James Jones

Personal information
- Full name: James Lovelady Jones
- Born: 1870 Liverpool, Lancashire, England
- Died: 1960 (aged 89/90) Uxbridge, Middlesex, England
- Batting: Unknown
- Role: Wicket-keeper

Domestic team information
- 1910: Lancashire
- 1909–1912: Cheshire

Career statistics
| Competition | First-class |
| Matches | 4 |
| Runs scored | 10 |
| Batting average | 10.00 |
| 100s/50s | –/– |
| Top score | 7* |
| Balls bowled | – |
| Wickets | – |
| Bowling average | – |
| 5 wickets in innings | – |
| 10 wickets in match | – |
| Best bowling | – |
| Catches/stumpings | 5/– |
- Source: CricketArchive, 16 October 2018

= James Jones (cricketer, born 1870) =

English cricketer, born 1878

James Lovelady Jones (1870-1960) was an English first-class cricketer.

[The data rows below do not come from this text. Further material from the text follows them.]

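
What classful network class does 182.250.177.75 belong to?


First octet: 182
Binary: 10110110
10xxxxxx -> Class B (128-191)
Class B, default mask 255.255.0.0 (/16)


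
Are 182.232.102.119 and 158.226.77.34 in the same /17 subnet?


Mask: 255.255.128.0
182.232.102.119 AND mask = 182.232.0.0
158.226.77.34 AND mask = 158.226.0.0
No, different subnets (182.232.0.0 vs 158.226.0.0)


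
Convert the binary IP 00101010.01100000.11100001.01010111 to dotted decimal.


00101010 = 42
01100000 = 96
11100001 = 225
01010111 = 87
IP: 42.96.225.87


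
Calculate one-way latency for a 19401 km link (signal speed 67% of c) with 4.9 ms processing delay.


Speed = 0.67 * 3e5 km/s = 201000 km/s
Propagation delay = 19401 / 201000 = 0.0965 s = 96.5224 ms
Processing delay = 4.9 ms
Total one-way latency = 101.4224 ms


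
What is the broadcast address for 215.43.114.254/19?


Network: 215.43.96.0/19
Host bits = 13
Set all host bits to 1:
Broadcast: 215.43.127.255


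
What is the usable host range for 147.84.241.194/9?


Network: 147.0.0.0
Broadcast: 147.127.255.255
First usable = network + 1
Last usable = broadcast - 1
Range: 147.0.0.1 to 147.127.255.254


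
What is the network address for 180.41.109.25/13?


IP:   10110100.00101001.01101101.00011001
Mask: 11111111.11111000.00000000.00000000
AND operation:
Net:  10110100.00101000.00000000.00000000
Network: 180.40.0.0/13


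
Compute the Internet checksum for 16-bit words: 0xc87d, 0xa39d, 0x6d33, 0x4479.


Sum all words (with carry folding):
+ 0xc87d = 0xc87d
+ 0xa39d = 0x6c1b
+ 0x6d33 = 0xd94e
+ 0x4479 = 0x1dc8
One's complement: ~0x1dc8
Checksum = 0xe237


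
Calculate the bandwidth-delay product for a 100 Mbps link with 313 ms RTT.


BDP = bandwidth * RTT
= 100 Mbps * 313 ms
= 100 * 1e6 * 313 / 1000 bits
= 31300000 bits
= 3912500 bytes
= 3820.8008 KB
BDP = 31300000 bits (3912500 bytes)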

Jones was born at Liverpool in the first quarter of 1870. He made his debut in minor counties cricket for Cheshire in the 1909 Minor Counties Championship. After one season playing minor counties cricket, Jones played first-class cricket for Lancashire in 1910, debuting against Nottinghamshire at Old Trafford. He played three further first-class matches for Lancashire in the 1910 County Championship. He returned to playing minor counties cricket for Cheshire in 1912, with Jones making a total of twelve appearances in the Minor Counties Championship. He died at Uxbridge in the fourth quarter of 1960.